1. Since the graduations in the scale of both the celsius and Kelvin temperature scales are the same, and because we are not concerned here with either the initial or final temperature but only in the difference between the two, it can been seen that a difference of 1°C is the same as a difference of 1 K.
Careful experiments show that the specific heat of a substance is itself a function of temperature, so, in the nineteenth century a standard was set, that is, heat capacity is the heat required to raise the temperature of 1 g of water from 14.5°C to 15.5°C.

2. In 1960 the General Conference of Weights and Measures agreed upon a unified version of the metric system. The units in this system are known as SI units (Systèm International d'Unités). Seven base units constitute the foundation of the SI system:

Physical quantity	Name of Unit	Symbol
mass	kilogram	kg
length	meter	m
time	second	s
electric current	ampere	A
temperature	kelvin	K
luminous intensity	candela	cd
quantity of substance	mole	mol

Derived units are based on the above SI units.

The unit of force is the newtown (N), it is a derived unit, 1 N = 1 kg m s-2

The unit for energy is also a derived unit, the joule (J), 1 J = 1 N m = 1 kg m2 s-2
Electrical measurements are capable of greater precision than calorimetric measurements as described in this discussion, so the joule can also be defined as a volt coulomb.

3. Heat, or heat energy, is the energy directly transferred from one object to another. Heat is energy in transit, a substance like water at a constant temperature does not have a "heat content", but it does have an "energy content".

The energy content of a substance is made up of the kinetic energy (movement) of its particles and potential energy such as the stored chemical potential energy in its chemical bonds.

Temperature is a measure of the average kinetic energy of the particles.

4. Heat always flows from "hot" to "cold".
In 1803, and 4 years after his death, Joseph's Black work on calorimetry (the measurement of heat changes) was published. In it he showed that equality of temperature did not imply that there was also an "equality of heat" in different substances. He investigated the capacity for heat or the amount of heat needed to increase the temperature of different bodies by a given number of degrees. In explaining his experiments, he treated heat like a substance which could flow from one body to another.

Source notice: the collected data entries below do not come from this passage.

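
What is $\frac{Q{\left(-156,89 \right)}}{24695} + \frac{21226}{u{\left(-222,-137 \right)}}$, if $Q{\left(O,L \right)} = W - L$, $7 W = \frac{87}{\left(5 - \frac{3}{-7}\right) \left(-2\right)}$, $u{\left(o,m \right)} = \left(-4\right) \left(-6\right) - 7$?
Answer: $\frac{39837264853}{31905940} \approx 1248.6$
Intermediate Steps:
$u{\left(o,m \right)} = 17$ ($u{\left(o,m \right)} = 24 - 7 = 17$)
$W = - \frac{87}{76}$ ($W = \frac{87 \frac{1}{\left(5 - \frac{3}{-7}\right) \left(-2\right)}}{7} = \frac{87 \frac{1}{\left(5 - - \frac{3}{7}\right) \left(-2\right)}}{7} = \frac{87 \frac{1}{\left(5 + \frac{3}{7}\right) \left(-2\right)}}{7} = \frac{87 \frac{1}{\frac{38}{7} \left(-2\right)}}{7} = \frac{87 \frac{1}{- \frac{76}{7}}}{7} = \frac{87 \left(- \frac{7}{76}\right)}{7} = \frac{1}{7} \left(- \frac{609}{76}\right) = - \frac{87}{76} \approx -1.1447$)
$Q{\left(O,L \right)} = - \frac{87}{76} - L$
$\frac{Q{\left(-156,89 \right)}}{24695} + \frac{21226}{u{\left(-222,-137 \right)}} = \frac{- \frac{87}{76} - 89}{24695} + \frac{21226}{17} = \left(- \frac{87}{76} - 89\right) \frac{1}{24695} + 21226 \cdot \frac{1}{17} = \left(- \frac{6851}{76}\right) \frac{1}{24695} + \frac{21226}{17} = - \frac{6851}{1876820} + \frac{21226}{17} = \frac{39837264853}{31905940}$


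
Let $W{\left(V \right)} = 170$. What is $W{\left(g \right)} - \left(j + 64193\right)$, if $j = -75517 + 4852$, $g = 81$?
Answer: $6642$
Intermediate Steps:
$j = -70665$
$W{\left(g \right)} - \left(j + 64193\right) = 170 - \left(-70665 + 64193\right) = 170 - -6472 = 170 + 6472 = 6642$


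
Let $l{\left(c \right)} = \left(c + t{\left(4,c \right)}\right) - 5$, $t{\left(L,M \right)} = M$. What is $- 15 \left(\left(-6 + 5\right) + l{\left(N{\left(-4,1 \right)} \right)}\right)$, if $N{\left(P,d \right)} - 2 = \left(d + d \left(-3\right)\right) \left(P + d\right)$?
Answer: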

5. The particles will not have exactly the same kinetic energy. There is a distribution of kinetic energies for the particles, so we refer to the "average" kinetic energy of the particles in the system.

6. This is known as thermal equilibrium.

7. It is more accurate to say that the heat capacity is the ability of a substance to transfer heat to another substance since heat is energy in transit. That is, heat capacity is the capacity or ability of a substance to transfer heat to another substance. But, since the word capacity is usually thought of as "containment", eg, a 250 mL volumetric flask has a capacity of 250 mL, we often think of the heat capacity of a substance being its ability to contain heat energy.

We cannot really refer to "heat" as being stored, that is, heat can be absorbed by the molecules to increase their kinetic energy but it is not "stored" because it has done work to speed up the particles. Heat energy could be "stored" as potential energy in chemical bonds if a chemical reaction takes place, but this is not the case in these examples.

8. Values of specific heat capacities refer to conditions of constant atmospheric pressure.